Sécurité au lycée : “l’annonce de Wauquiez nous laisse dubitatifs”

À l’image de ce qui avait été imaginé pour les gares de France, Laurent Wauquiez souhaite munir tous les lycées de la région de portiques de sécurité. Une mesure jugée peu réalisable par le Syndicat national des personnels de direction de l’Éducation nationale.

Laurent Wauquiez l'a promis dans sa campagne pour le réaffirmer au lendemain des attentats, il se donne un an pour "lancer la protection de la quasi-totalité des lycées de la région", notamment par l'installation de portiques de sécurité et de caméras de surveillance.
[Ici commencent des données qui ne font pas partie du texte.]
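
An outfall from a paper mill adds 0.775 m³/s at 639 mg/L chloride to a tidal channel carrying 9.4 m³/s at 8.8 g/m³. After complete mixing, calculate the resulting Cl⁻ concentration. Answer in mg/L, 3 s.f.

56.8 mg/L

Conservation of mass across the mixing zone: C = (0.775·639 + 9.4·8.8) / (0.775 + 9.4) = 577.9/10.18 = 56.8 mg/L.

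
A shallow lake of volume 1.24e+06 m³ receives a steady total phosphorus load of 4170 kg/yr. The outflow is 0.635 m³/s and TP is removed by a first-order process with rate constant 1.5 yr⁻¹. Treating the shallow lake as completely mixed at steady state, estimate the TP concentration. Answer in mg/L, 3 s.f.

Outflow Q = 0.635 m³/s × 3.156e+07 s/yr = 2.004e+07 m³/yr.
Steady-state CSTR mass balance: W = Q·C + k·V·C, so C = W/(Q + kV).
Q + kV = 2.004e+07 + 1.5·1.24e+06 = 2.19e+07 m³/yr.
C = 4170/2.19e+07 = 0.0001904 kg/m³ = 0.1904 mg/L.

0.190 mg/L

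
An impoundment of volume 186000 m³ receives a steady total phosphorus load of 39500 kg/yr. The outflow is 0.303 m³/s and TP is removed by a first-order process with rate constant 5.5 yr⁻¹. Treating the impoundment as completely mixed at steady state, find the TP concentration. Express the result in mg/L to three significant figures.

Outflow Q = 0.303 m³/s × 3.156e+07 s/yr = 9.562e+06 m³/yr.
Steady-state CSTR mass balance: W = Q·C + k·V·C, so C = W/(Q + kV).
Q + kV = 9.562e+06 + 5.5·186000 = 1.058e+07 m³/yr.
C = 39500/1.058e+07 = 0.003732 kg/m³ = 3.732 mg/L.

3.73 mg/L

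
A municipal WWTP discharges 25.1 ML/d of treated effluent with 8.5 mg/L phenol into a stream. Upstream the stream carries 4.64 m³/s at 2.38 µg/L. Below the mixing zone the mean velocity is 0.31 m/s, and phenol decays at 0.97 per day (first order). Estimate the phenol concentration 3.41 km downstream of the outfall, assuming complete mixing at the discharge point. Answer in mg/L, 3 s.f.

25.1 ML/d = 0.2905 m³/s.
2.38 µg/L = 0.00238 mg/L.
After complete mixing, C₀ = (0.2905·8.5 + 4.64·0.00238) / 4.931 = 0.5031 mg/L.
Travel time t = 3410 m / 0.31 m/s = 1.1e+04 s = 0.1273 d.
C = 0.5031·exp(−0.97·0.1273) = 0.5031·0.8838 = 0.4446 mg/L.

0.445 mg/L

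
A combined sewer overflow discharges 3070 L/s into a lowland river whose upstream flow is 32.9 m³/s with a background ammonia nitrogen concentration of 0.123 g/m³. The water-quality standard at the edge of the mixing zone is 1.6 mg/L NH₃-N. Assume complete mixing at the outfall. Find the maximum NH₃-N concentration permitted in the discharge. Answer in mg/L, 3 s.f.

3070 L/s = 3.07 m³/s.
Mass balance: 1.6·35.97 = 3.07·Cₑ + 32.9·0.123.
Cₑ = (57.55 − 4.047) / 3.07 = 17.43 mg/L.

17.4 mg/L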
Un lycée pilote sera d'ailleurs très bientôt équipé. Mais, pour Gérard Heinz, secrétaire académique du Syndicat national des personnels de direction de l'Éducation nationale, de nombreux doutes persistent sur la mise en place et sur l'efficacité de telles mesures.

Dans la lancée du lycée pilote, Laurent Wauquiez voudrait généraliser l'expérience aux 322 établissements publics de la région. Un pari très ambitieux, puisque chacun de ces établissements devra d'abord voter pour ou contre ces installations. Selon Gérard Heinz, "sur des questions aussi polémiques, il est clair que le chef d'établissement doit proposer l'équipement. Mais le vote pour l'installation de portiques ne sera à mon avis jamais suivi. Connaissant bien le fonctionnement des conseils d'administration – qui regroupent des parents, des professeurs et des représentants administratifs – ça peut arriver ici ou là, mais je doute que cela arrive de façon générale sur tous les lycées de la région".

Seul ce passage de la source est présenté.